AI specialists prepared to thwart powerful tech
in “Humanity’s Last Exam”
On Monday, a group of international technology specialists released a request for the most challenging problems to put to artificial intelligence systems, which have been handling common benchmark tests like play.
The initiative, “Humanity’s Last Exam, opens new tab,” aims to ascertain the precise moment at which expert-level AI will become a reality. The Center for AI Safety (CAIS), a non-profit, and Scale AI, a startup, are the organizers, and they hope it will remain relevant even as capabilities expand in the future.
The ChatGPT creator recently unveiled a new model called OpenAI o1, which “destroyed the most popular reasoning benchmarks,” according to Dan Hendrycks, executive director of CAIS and advisor to Elon Musk’s xAI firm. This was days before the call.
Co-authoring two 2021 publications, Hendrycks tested the effectiveness of AI systems that are currently in widespread use by asking them questions about undergraduate-level understanding of subjects like American history and by examining the models’ reasoning through arithmetic problems that are challenging enough for competition.
The undergraduate-style test opens in a new tab and has received more downloads than any other dataset from the online AI center Hugging Face.
AI was responding to exam questions in an almost random manner at the time those papers were written.
As Hendrycks told Reuters, “They’re now crushed.”
According to a well-known capabilities scoreboard, opens new tab, the Claude models from the AI lab Anthropic, for instance, improved their performance from roughly 77% on an undergraduate-level test in 2023 to nearly 89% a year later.
As such, these shared criteria are less meaningful.
According to Stanford University’s AI Index Report from April, AI has seemed to do poorly on less common tests requiring plan formulation and visual pattern recognition difficulties. For example, the pattern-recognition ARC-AGI test had OpenAI o1 scoring about 21%, according to the ARC organizers’ announcement on Friday.
Some AI researchers argue that results like this show planning and abstract reasoning to be better measures of intelligence, though Hendrycks said the visual aspect of ARC makes it less suited to assessing language models. “Humanity’s Last Exam” will require abstract reasoning, he said.

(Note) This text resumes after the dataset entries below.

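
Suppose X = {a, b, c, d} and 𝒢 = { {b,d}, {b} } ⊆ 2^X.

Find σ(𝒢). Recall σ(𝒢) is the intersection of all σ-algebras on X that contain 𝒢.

|σ(𝒢)| = 8.  σ(𝒢) = { {}, {b}, {d}, {a,c}, {b,d}, {a,b,c}, {a,c,d}, X }

Trace:
Initial family (4 sets): { {}, {b}, {b,d}, X }.
Round 1: 2 new —
  {a,c}  = X∖{b,d}
  {a,c,d}  = X∖{b}
  — 6 sets.
Round 2: 1 new —
  {a,b,c}  = {a,c} ∪ {b}
  — 7 sets.
Round 3: +1 →
  {d}  = X∖{a,b,c}
  — 8 sets.
Round 4: stable.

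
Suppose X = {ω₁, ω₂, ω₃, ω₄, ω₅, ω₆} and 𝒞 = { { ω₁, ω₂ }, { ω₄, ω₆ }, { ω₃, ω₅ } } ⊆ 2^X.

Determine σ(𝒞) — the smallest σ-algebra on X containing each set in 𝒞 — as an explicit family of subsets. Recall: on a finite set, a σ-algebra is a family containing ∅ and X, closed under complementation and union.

σ(𝒞) = { ∅, { ω₁, ω₂ }, { ω₃, ω₅ }, { ω₄, ω₆ }, { ω₁, ω₂, ω₃, ω₅ }, { ω₁, ω₂, ω₄, ω₆ }, { ω₃, ω₄, ω₅, ω₆ }, X }

Check:
Seed the family with 𝒞 together with ∅ and X: { ∅, { ω₁, ω₂ }, { ω₃, ω₅ }, { ω₄, ω₆ }, X }.
Iteration 1 adds 3:
  { ω₁, ω₂, ω₃, ω₅ }  = X∖{ ω₄, ω₆ }
  { ω₁, ω₂, ω₄, ω₆ }  = X∖{ ω₃, ω₅ }
  { ω₃, ω₄, ω₅, ω₆ }  = X∖{ ω₁, ω₂ }
  — 8 sets.
Iteration 2 adds nothing — fixpoint reached.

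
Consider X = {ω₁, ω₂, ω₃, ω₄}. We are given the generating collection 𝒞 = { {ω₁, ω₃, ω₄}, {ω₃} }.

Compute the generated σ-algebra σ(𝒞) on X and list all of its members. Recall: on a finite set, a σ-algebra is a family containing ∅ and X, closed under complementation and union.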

Answers from common benchmarks may also have ended up in data used to train AI systems, industry observers have said. Hendrycks said some questions on “Humanity’s Last Exam” will remain private to make sure AI systems’ answers are not from memorization.
The exam will include at least 1,000 crowd-sourced questions due November 1 that are hard for non-experts to answer. These will undergo peer review, with winning submissions offered co-authorship and up to $5,000 prizes sponsored by Scale AI.

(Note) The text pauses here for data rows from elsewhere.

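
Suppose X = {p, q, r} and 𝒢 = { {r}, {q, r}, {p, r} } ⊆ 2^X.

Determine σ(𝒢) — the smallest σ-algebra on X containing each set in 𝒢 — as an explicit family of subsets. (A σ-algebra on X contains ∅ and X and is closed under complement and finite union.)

σ(𝒢) = { {}, {p}, {q}, {r}, {p, q}, {p, r}, {q, r}, X }

Trace:
Start: 𝒢 ∪ {∅, X} = { {}, {r}, {p, r}, {q, r}, X }.
Round 1. New:
  {p}  = complement {q, r}
  {q}  = complement {p, r}
  {p, q}  = complement {r}
  |family| = 8
Round 2: no new sets; the family is a σ-algebra.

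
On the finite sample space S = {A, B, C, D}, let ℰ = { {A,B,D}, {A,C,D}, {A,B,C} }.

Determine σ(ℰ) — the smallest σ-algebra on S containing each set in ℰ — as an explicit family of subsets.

Start: ℰ ∪ {∅, S} = { ∅, {A,B,C}, {A,B,D}, {A,C,D}, S }.
Round 1: 3 new —
  {B}  = complement {A,C,D}
  {C}  = complement {A,B,D}
  {D}  = complement {A,B,C}
  |family| = 8
Round 2 (3 new):
  {B,C}  = {C} ∪ {B}
  {B,D}  = {D} ∪ {B}
  {C,D}  = {D} ∪ {C}
  |family| = 11
Round 3 adds 4:
  {A,B}  = complement {C,D}
  {A,C}  = complement {B,D}
  {A,D}  = complement {B,C}
  {B,C,D}  = {C} ∪ {B,D}
  |family| = 15
Round 4. New:
  {A}  = complement {B,C,D}
  |family| = 16
After Round 5 the family is unchanged; done.

Hence σ(ℰ) has 16 members: { ∅, {A}, {B}, {C}, {D}, {A,B}, {A,C}, {A,D}, {B,C}, {B,D}, {C,D}, {A,B,C}, {A,B,D}, {A,C,D}, {B,C,D}, S }.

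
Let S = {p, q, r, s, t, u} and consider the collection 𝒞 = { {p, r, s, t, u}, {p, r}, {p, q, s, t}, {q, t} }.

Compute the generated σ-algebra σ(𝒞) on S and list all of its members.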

“We desperately need harder tests for expert-level models to measure the rapid progress of AI,” said Alexandr Wang, Scale’s CEO.

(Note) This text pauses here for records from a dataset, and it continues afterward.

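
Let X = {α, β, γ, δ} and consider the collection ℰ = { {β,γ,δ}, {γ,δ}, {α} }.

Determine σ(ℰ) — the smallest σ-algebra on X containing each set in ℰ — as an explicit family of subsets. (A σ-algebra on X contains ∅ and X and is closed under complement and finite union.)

Answer: σ(ℰ) = { ∅, {α}, {β}, {α,β}, {γ,δ}, {α,γ,δ}, {β,γ,δ}, X }

Check:
Start: ℰ ∪ {∅, X} = { ∅, {α}, {γ,δ}, {β,γ,δ}, X }.
Pass 1 adds 2:
  {α,β}  = {γ,δ}ᶜ
  {α,γ,δ}  = {γ,δ} ∪ {α}
  (now 7)
Pass 2: +1 →
  {β}  = {α,γ,δ}ᶜ
  (now 8)
Pass 3 adds nothing — fixpoint reached.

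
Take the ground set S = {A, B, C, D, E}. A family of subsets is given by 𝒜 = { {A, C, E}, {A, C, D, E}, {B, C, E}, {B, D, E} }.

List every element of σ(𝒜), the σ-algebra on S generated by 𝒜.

Take S₀ = 𝒜 ∪ {∅, S} = { {}, {A, C, E}, {B, C, E}, {B, D, E}, {A, C, D, E}, S }.
Round 1 (6 new):
  {B}  = complement {A, C, D, E}
  {A, C}  = complement {B, D, E}
  {A, D}  = complement {B, C, E}
  {B, D}  = complement {A, C, E}
  {A, B, C, E}  = {B, C, E} ∪ {A, C, E}
  {B, C, D, E}  = {B, C, E} ∪ {B, D, E}
  — 12 sets.
Round 2: +7 →
  {A}  = complement {B, C, D, E}
  {D}  = complement {A, B, C, E}
  {A, B, C}  = {B} ∪ {A, C}
  {A, B, D}  = {B} ∪ {A, D}
  {A, C, D}  = {A, D} ∪ {A, C}
  {A, B, C, D}  = {A, C} ∪ {B, D}
  {A, B, D, E}  = {A, D} ∪ {B, D, E}
  — 19 sets.
Round 3: 6 new —
  {C}  = complement {A, B, D, E}
  {E}  = complement {A, B, C, D}
  {A, B}  = {B} ∪ {A}
  {B, E}  = complement {A, C, D}
  {C, E}  = complement {A, B, D}
  {D, E}  = complement {A, B, C}
  — 25 sets.
Round 4 (7 new):
  {A, E}  = {E} ∪ {A}
  {B, C}  = {B} ∪ {C}
  {C, D}  = {C} ∪ {D}
  {A, B, E}  = {B, E} ∪ {A, B}
  {A, D, E}  = {E} ∪ {A, D}
  {B, C, D}  = {C} ∪ {B, D}
  {C, D, E}  = complement {A, B}
  — 32 sets.
Round 5: no new sets; the family is a σ-algebra.

|σ(𝒜)| = 32.  σ(𝒜) = { {}, {A}, {B}, {C}, {D}, {E}, {A, B}, {A, C}, {A, D}, {A, E}, {B, C}, {B, D}, {B, E}, {C, D}, {C, E}, {D, E}, {A, B, C}, {A, B, D}, {A, B, E}, {A, C, D}, {A, C, E}, {A, D, E}, {B, C, D}, {B, C, E}, {B, D, E}, {C, D, E}, {A, B, C, D}, {A, B, C, E}, {A, B, D, E}, {A, C, D, E}, {B, C, D, E}, S }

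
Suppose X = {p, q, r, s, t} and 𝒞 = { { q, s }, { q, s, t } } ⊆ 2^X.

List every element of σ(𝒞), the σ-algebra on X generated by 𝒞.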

One restriction: the organizers want no questions about weapons, which some say would be too dangerous for AI to study.
Co-authoring two 2021 publications, Hendrycks tested the effectiveness of AI systems that are currently in widespread use by asking them questions about undergraduate-level understanding of subjects like American history and by examining the models’ reasoning through arithmetic problems that are challenging enough for competition.
“We desperately need harder tests for expert-level models to measure the rapid progress of AI,” said Alexandr Wang, Scale’s CEO.
One restriction: the organizers want no questions about weapons, which some say would be too dangerous for AI to study.